Use federated authentication with Microsoft Entra ID in Apple Business Manager
In Apple Business Manager, you can link to Microsoft Entra ID using federated authentication to allow users to sign in to Apple devices with their Microsoft Entra ID user name (generally their email address) and password.
As a result, your users can leverage their Microsoft Entra ID credentials as Managed Apple IDs. They can then use those credentials to sign in to their assigned iPhone, iPad or Mac, and even to iCloud on the web.
Microsoft Entra ID is the identity provider (IdP) that authenticates the user for Apple Business Manager and issues authentication tokens. This authentication supports certificate authentication and two-factor authentication (2FA).
Before you begin
Before you link to Microsoft Entra ID, consider the following:
Federated authentication requires that a user’s userPrincipalName (UPN) match their email address. userPrincipalName aliases and Alternate IDs aren’t supported.
For existing users with an email address in the federated domain, their Managed Apple ID is automatically changed to match that email address.
If necessary, configure and verify the domain you want to use. See Link to new domains. If you’ve already verified the domain you want to federate with Microsoft Entra ID, you can skip this process.
User accounts with the role of Administrator or People Manager can’t sign in using federated authentication; they can only manage the federation process.
When the Microsoft Entra ID connection has expired, federation and syncing user accounts with Microsoft Entra ID stops. You must reconnect to Microsoft Entra ID to continue using federation and syncing.
Federated authentication process
This process involves three main steps:
Configure federated authentication.
Test federated authentication with a single Microsoft Entra ID user account.
Turn on federated authentication.
Step 1: Configure federated authentication
This task allows Microsoft Entra ID to trust Apple Business Manager.

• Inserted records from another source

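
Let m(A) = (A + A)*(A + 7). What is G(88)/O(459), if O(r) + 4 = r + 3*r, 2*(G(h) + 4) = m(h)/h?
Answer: 91/1832 ≈ 0.049672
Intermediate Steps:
m(A) = 2*A*(7 + A) (m(A) = (2*A)*(7 + A) = 2*A*(7 + A))
G(h) = 3 + h (G(h) = -4 + ((2*h*(7 + h))/h)/2 = -4 + (14 + 2*h)/2 = -4 + (7 + h) = 3 + h)
O(r) = -4 + 4*r (O(r) = -4 + (r + 3*r) = -4 + 4*r)
G(88)/O(459) = (3 + 88)/(-4 + 4*459) = 91/(-4 + 1836) = 91/1832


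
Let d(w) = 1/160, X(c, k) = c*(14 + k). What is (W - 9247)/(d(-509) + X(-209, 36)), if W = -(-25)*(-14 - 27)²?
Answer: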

Note: After you complete this step, users can’t create new personal Apple IDs on the domain you configure. This could affect other Apple services you use. See Transfer Apple services when federating.
In Apple Business Manager , sign in with a user that has the role of Administrator or People Manager.

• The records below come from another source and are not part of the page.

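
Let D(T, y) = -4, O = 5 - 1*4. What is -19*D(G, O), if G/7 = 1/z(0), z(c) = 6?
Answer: 76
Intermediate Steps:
O = 1 (O = 5 - 4 = 1)
G = 7/6 ≈ 1.1667
-19*D(G, O) = -19*(-4) = 76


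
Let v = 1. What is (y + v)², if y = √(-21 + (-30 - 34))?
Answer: (1 + I*√85)² ≈ -84.0 + 18.439*I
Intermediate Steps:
y = I*√85 (y = √(-21 - 64) = √(-85) = I*√85 ≈ 9.2195*I)
(y + v)² = (I*√85 + 1)² = (1 + I*√85)²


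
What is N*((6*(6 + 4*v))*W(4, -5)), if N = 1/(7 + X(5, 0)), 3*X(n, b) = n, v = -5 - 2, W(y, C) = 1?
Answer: -198/13 ≈ -15.231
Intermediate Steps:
v = -7
X(n, b) = n/3
N = 3/26 (N = 1/(7 + (1/3)*5) = 1/(7 + 5/3) = 1/(26/3) = 3/26 ≈ 0.11538)
N*((6*(6 + 4*v))*W(4, -5)) = 3*((6*(6 + 4*(-7)))*1)/26 = 3*((6*(6 - 28))*1)/26 = 3*((6*(-22))*1)/26 = 3*(-132*1)/26 = (3/26)*(-132) = -198/13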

Select your name at the bottom of the sidebar, select Preferences , select Managed Apple IDs, then select Get Started under “User sign in and directory sync.”
Select Microsoft Entra ID, then select Continue.
Select “Sign in with Microsoft,” enter a Microsoft Entra ID Global Administrator user name, then select Next.
Enter the password for the account, then select Sign In.
Carefully read the application agreement, select “Consent on behalf of your organisation,” then select Accept.
You are consenting to Microsoft giving Apple access to information found in Microsoft Entra ID.
If necessary, review the verified and conflicted domains.
Select Done.
In some cases you may not be able to sign in to your domain. Here are some common reasons:
The user name or password from the account in step 4 is incorrect.
Step 2: Test authentication with a single Microsoft Entra ID user account
You can test the federated authentication connection after you’ve performed the following tasks:
The check for username conflicts is complete.
The Managed Apple ID default format is updated.
After you successfully link Apple Business Manager to Microsoft Entra ID, you can change the role of a user account to another role. For example, you may want to change the role of a user account to a Staff role.
Note: User accounts with the role of Administrator or People Manager can’t sign in using federated authentication; they can only manage the federation process.
Select Federate next to the domain you want to federate.
Select “Sign in to Microsoft Entra ID Portal,” enter a Microsoft Entra ID user name of an account that exists in the domain, then select Next.
Enter the password for the account, select Sign In, select Done, then select Done.
In some cases you may not be able to sign in to your domain. Here are some common reasons:
The username or password from the domain that you chose to federate is incorrect.
The account isn’t in the domain that you chose to federate.
Step 3: Turn on federated authentication
In Apple Business Manager , sign in with a user that has the role of Administrator or People Manager.
Select your name at the bottom of the sidebar, select Preferences , then select Managed Apple IDs .
In the Domains section, select Manage next to the domain you want to federate, then select “Turn on Sign in with Microsoft Entra ID.”
Turn on “Sign in with Microsoft Entra ID.”
If necessary, you can now sync user accounts to Apple Business Manager. See Sync user accounts from Microsoft Entra ID.